Sieht aus als lössen sie sich auf ?:shock

Was könnte das bitte sein ?

Habe im März und Mai das Algenmittel Algenkiller Protect rein. Liegt es vielleich daran ?

Meinen Goldfischen geht es gut. Auch habe ich noch __ Wassersalat und __ Hornkraut sowie eine Wasserhyazinde und seit 5 Tagen einige Krebsscheren drin da ich ohne Chemie auskommen will und ein natürlichen Aura schaffen will.

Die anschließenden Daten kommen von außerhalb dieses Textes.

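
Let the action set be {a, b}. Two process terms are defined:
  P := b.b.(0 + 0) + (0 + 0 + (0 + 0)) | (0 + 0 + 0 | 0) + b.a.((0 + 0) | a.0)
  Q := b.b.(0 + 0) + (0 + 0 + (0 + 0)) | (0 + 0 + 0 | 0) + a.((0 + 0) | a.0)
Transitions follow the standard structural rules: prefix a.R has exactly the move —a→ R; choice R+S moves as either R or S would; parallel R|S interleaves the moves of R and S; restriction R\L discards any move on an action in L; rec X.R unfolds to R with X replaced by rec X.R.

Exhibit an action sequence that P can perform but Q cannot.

ba

Reachable graph of P (6 states):
  m0 = b.b.(0 + 0) + (0 + 0 + (0 + 0)) | (0 + 0 + 0 | 0) + b.a.((0 + 0) | a.0) ⊢ ··b··> m1, ··b··> m2
  m1 = a.((0 + 0) | a.0) ⊢ ··a··> m3
  m2 = b.(0 + 0) ⊢ ··b··> m4
  m3 = (0 + 0) | a.0 ⊢ ··a··> m5
  m4 = 0 + 0 ⊢ deadlocked
  m5 = (0 + 0) | 0 ⊢ deadlocked
Reachable graph of Q (5 states):
  n0 = b.b.(0 + 0) + (0 + 0 + (0 + 0)) | (0 + 0 + 0 | 0) + a.((0 + 0) | a.0) ⊢ ··a··> n1, ··b··> n2
  n1 = (0 + 0) | a.0 ⊢ ··a··> n3
  n2 = b.(0 + 0) ⊢ ··b··> n4
  n3 = (0 + 0) | 0 ⊢ deadlocked
  n4 = 0 + 0 ⊢ deadlocked
Executing ba from P (initial set {m0}):
  after b @ step 1: {m1, m2}
  after a @ step 2: {m3}
  ✓ P
Executing ba from Q (initial set {n0}):
  after b @ step 1: {n2}
  after a @ step 2: ∅ (Q stuck)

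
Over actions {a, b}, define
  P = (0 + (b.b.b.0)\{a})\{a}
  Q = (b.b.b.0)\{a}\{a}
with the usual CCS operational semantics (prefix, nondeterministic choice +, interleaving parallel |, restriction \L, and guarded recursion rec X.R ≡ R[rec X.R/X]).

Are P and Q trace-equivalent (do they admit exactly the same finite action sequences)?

YES

LTS(P): 4 reachable states
  u0 = (0 + (b.b.b.0)\{a})\{a} | ··b··> u1
  u1 = (b.b.0)\{a}\{a} | ··b··> u2
  u2 = (b.0)\{a}\{a} | ··b··> u3
  u3 = 0\{a}\{a} | stopped
LTS(Q): 4 reachable states
  v0 = (b.b.b.0)\{a}\{a} | ··b··> v1
  v1 = (b.b.0)\{a}\{a} | ··b··> v2
  v2 = (b.0)\{a}\{a} | ··b··> v3
  v3 = 0\{a}\{a} | stopped
Bisimilarity quotient blocks:
  B0 = {u0, v0}
  B1 = {u1, v1}
  B2 = {u2, v2}
  B3 = {u3, v3}
u0 ∈ B0, v0 ∈ B0 → same block
Bisimilar ⇒ trace-equivalent.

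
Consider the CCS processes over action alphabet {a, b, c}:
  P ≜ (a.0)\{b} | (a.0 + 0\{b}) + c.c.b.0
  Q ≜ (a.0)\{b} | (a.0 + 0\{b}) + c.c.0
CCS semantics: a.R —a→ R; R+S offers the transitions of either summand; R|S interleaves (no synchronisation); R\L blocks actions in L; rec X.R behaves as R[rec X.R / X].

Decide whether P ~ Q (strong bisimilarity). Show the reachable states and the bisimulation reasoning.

P ≁ Q

P's transition system — 7 states:
  u0 = (a.0)\{b} | (a.0 + 0\{b}) + c.c.b.0 :: -a-> u1, -a-> u2, -c-> u3
  u1 = (a.0)\{b} | 0 :: -a-> u4
  u2 = 0\{b} | (a.0 + 0\{b}) :: -a-> u4
  u3 = c.b.0 :: -c-> u5
  u4 = 0\{b} | 0 :: deadlocked
  u5 = b.0 :: -b-> u6
  u6 = 0 :: deadlocked
Q's transition system — 6 states:
  v0 = (a.0)\{b} | (a.0 + 0\{b}) + c.c.0 :: -a-> v1, -a-> v2, -c-> v3
  v1 = (a.0)\{b} | 0 :: -a-> v4
  v2 = 0\{b} | (a.0 + 0\{b}) :: -a-> v4
  v3 = c.0 :: -c-> v5
  v4 = 0\{b} | 0 :: deadlocked
  v5 = 0 :: deadlocked
Coarsest stable partition (strong bisimilarity classes):
  B0 = {u0}
  B1 = {u1, u2, v1, v2}
  B2 = {u4, u6, v4, v5}
  B3 = {u3}
  B4 = {u5}
  B5 = {v0}
  B6 = {v3}
u0 ∈ B0, v0 ∈ B5 → different blocks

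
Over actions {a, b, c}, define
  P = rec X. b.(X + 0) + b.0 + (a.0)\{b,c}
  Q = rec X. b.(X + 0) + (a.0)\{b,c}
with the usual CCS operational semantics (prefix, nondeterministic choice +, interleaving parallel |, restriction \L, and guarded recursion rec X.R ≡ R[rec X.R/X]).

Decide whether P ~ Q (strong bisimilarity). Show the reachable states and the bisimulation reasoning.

not bisimilar

Reachable graph of P (4 states):
  p0 = rec X. b.(X + 0) + b.0 + (a.0)\{b,c} has moves --a--▸ p1, --b--▸ p2, --b--▸ p3
  p1 = 0\{b,c} has moves ∅
  p2 = (rec X. b.(X + 0) + b.0 + (a.0)\{b,c}) + 0 has moves --a--▸ p1, --b--▸ p2, --b--▸ p3
  p3 = 0 has moves ∅
Reachable graph of Q (3 states):
  q0 = rec X. b.(X + 0) + (a.0)\{b,c} has moves --a--▸ q1, --b--▸ q2
  q1 = 0\{b,c} has moves ∅
  q2 = (rec X. b.(X + 0) + (a.0)\{b,c}) + 0 has moves --a--▸ q1, --b--▸ q2
Partition-refinement fixed point:
  B0 = {p0, p2}
  B1 = {p1, p3, q1}
  B2 = {q0, q2}
p0 ∈ B0, q0 ∈ B2 → different blocks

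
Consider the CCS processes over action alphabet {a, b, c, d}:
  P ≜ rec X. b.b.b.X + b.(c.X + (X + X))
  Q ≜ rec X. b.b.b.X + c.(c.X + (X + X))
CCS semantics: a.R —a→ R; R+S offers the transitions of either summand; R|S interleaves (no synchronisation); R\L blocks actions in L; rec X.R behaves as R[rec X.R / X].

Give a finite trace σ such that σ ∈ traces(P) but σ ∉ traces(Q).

P's transition system — 4 states:
  m0 = rec X. b.b.b.X + b.(c.X + (X + X)) has moves ··b··> m1, ··b··> m2
  m1 = b.b.(rec X. b.b.b.X + b.(c.X + (X + X))) has moves ··b··> m3
  m2 = c.(rec X. b.b.b.X + b.(c.X + (X + X))) + ((rec X. b.b.b.X + b.(c.X + (X + X))) + (rec X. b.b.b.X + b.(c.X + (X + X)))) has moves ··b··> m1, ··b··> m2, ··c··> m0
  m3 = b.(rec X. b.b.b.X + b.(c.X + (X + X))) has moves ··b··> m0
Q's transition system — 4 states:
  n0 = rec X. b.b.b.X + c.(c.X + (X + X)) has moves ··b··> n1, ··c··> n2
  n1 = b.b.(rec X. b.b.b.X + c.(c.X + (X + X))) has moves ··b··> n3
  n2 = c.(rec X. b.b.b.X + c.(c.X + (X + X))) + ((rec X. b.b.b.X + c.(c.X + (X + X))) + (rec X. b.b.b.X + c.(c.X + (X + X)))) has moves ··b··> n1, ··c··> n0, ··c··> n2
  n3 = b.(rec X. b.b.b.X + c.(c.X + (X + X))) has moves ··b··> n0
Trace ⟨bc⟩ through P, begin at {m0}:
  after b @ step 1: {m1, m2}
  after c @ step 2: {m0}
  P completes σ.
Trace ⟨bc⟩ through Q, begin at {n0}:
  after b @ step 1: {n1}
  after c @ step 2: no successor for Q

bc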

Für eure Hife und Ratschläge besten Dank im vorraus.

Gruß
Nobody


----------



## katja (6. Juli 2009)

*AW: Ist meine Seerose krank ?*

hallo und :willkommen "niemand" 

ob dieses algenmittel deine seerose dahinrafft, weiß ich nicht, aber prinzipiell gilt: keine chemie in den teich schütten!! 
zum glück scheint es deinen fischen noch gut zu gehen...
eine üppige bepflanzung nimmt den algen die nahrung und du hast einen schönen, bewachsenen und vor allem chemiefreien teich!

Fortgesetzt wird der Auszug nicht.